3. Reformbewegung und die Dialektik des Zwangs
a) Krise – die liberale und die konservative Antwort

Gemeinhin läßt man die Psychiatrie in England wie in Frankreich mit der Zeit der Französischen Revolution beginnen, namentlich mit der Eröffnung des »Retreat« bei York durch S. Tuke 1796. Es ist demgegenüber daran festzuhalten, daß das, was zwischen dieser Etablierung eines neuen Anstaltstyps und Conollys »No Restraint Movement« der 1840er Jahre geschah, nichts anderes war als die Entfaltung, Ausführung und Verwirklichung dessen, was in und nach der Mitte des 18. Jahrhunderts angestoßen worden war, durch Battie, aber auch durch Whytt, Cullen und Arnold, und was wesentlich im Rahmen der ökonomischen Revolution, der Romantik und der psychologisch-soziologischen Philosophie Schottlands zu begreifen ist. Das heißt, wir finden hier keinen Neuansatz, kein neues Paradigma, sondern in dem genauen Sinne eine Reformbewegung, wie auf der Basis der bestehenden bürgerlichen Gesellschaft in England in eben dieser Zeit die soziale »Reform Movement« stattfindet, in der durch die Revolution in Frankreich die bürgerliche Gesellschaft – und die Psychiatrie – sich konstituieren.

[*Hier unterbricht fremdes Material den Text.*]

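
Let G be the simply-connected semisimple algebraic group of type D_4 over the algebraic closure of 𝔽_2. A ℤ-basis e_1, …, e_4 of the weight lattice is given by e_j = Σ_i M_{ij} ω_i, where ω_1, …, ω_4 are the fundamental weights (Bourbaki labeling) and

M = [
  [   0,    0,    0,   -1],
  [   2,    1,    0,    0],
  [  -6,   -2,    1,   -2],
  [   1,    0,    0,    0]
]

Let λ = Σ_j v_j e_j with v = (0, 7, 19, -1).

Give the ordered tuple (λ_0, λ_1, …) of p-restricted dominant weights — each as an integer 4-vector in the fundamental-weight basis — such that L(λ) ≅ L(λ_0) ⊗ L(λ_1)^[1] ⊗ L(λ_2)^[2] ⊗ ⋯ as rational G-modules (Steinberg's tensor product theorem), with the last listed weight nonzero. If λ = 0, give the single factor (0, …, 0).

Change of basis e → ω: c = M·v where v = (0, 7, 19, -1):
  c_1 = 0·0 + 0·7 + 0·19 + (-1)·(-1) = 1
  c_2 = 2·0 + 1·7 + 0·19 + (0)·(-1) = 7
  c_3 = (-6)·(0) + (-2)·(7) + 1·19 + (-2)·(-1) = 7
  c_4 = 1·0 + 0·7 + 0·19 + (0)·(-1) = 0
Expand coordinatewise in base 2:
  c_1 = 1 = 1·2^0
  c_2 = 7 = 1·2^0 + 1·2^1 + 1·2^2
  c_3 = 7 = 1·2^0 + 1·2^1 + 1·2^2
  c_4 = 0
p-restricted factor λ_0 = (1, 1, 1, 0)
p-restricted factor λ_1 = (0, 1, 1, 0)
p-restricted factor λ_2 = (0, 1, 1, 0)

((1, 1, 1, 0), (0, 1, 1, 0), (0, 1, 1, 0))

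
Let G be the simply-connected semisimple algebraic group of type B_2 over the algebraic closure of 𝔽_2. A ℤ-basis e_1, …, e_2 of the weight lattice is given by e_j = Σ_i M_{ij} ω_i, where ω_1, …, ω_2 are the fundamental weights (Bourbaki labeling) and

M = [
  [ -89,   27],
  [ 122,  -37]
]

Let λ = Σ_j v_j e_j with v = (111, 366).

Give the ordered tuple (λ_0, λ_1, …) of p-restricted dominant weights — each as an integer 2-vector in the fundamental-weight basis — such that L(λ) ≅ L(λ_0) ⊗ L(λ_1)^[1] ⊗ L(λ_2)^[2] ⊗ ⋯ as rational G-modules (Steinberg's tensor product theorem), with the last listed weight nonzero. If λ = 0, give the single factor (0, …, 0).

Compute c_i = Σ_j M_{ij} v_j with v = (111, 366):
  c_1 = (-89)·(111) + (27)·(366) = 3
  c_2 = (122)·(111) + (-37)·(366) = 0
Writing each c_i in base p = 2:
  c_1 = 3 = 1·2^0 + 1·2^1
  c_2 = 0
λ_0 = (1, 0)
λ_1 = (1, 0)

((1, 0), (1, 0))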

Nach dem politischen Rückschlag durch die Niederlage im Amerikanischen Unabhängigkeitskrieg beginnt mit Pitt d. J. (1783) eine allgemeine Diskussion um die Sicherung des Friedens und der Wirtschaft, um Sparprogramme, politische Freiheiten und Rechte und um Reformen in den verschiedenen sozialen Bereichen. Es gibt von nun an eine ständige Kontroverse über die Frage, wie weit Eingriffe des Staates zunächst in die Regulierung der sozialen, später auch der ökonomischen Ordnung der Gesellschaft schädlich oder nützlich, verboten oder notwendig seien. In dieser Diskussion entwickelt sich erst zum Begriff, was als »soziale Frage« den Inhalt der bürgerlichen Gesellschaft selbst antastet; und wie die »labouring poors« und die »poor lunatics« gemeinsam sichtbar geworden waren, so figurieren sie auch innerhalb derselben »sozialen Frage«, die sich die Öffentlichkeit jetzt programmatisch stellt. Zwar findet die »Arbeiterfrage« verständlicherweise mehr Interessenten als die »Irrenfrage«, doch bestehen zwischen beiden enge Beziehungen, und in manchen Aspekten sind die Lösungen der letzteren für die erstere wegweisend – namentlich was die Rolle des Staates angeht. Gemeinsam treten beide Fragen um die Mitte des 19. Jahrhunderts in der öffentlichen Diskussion – dem Anschein nach befriedet – zurück, und gemeinsam werden sie an dessen Ende wieder virulent werden.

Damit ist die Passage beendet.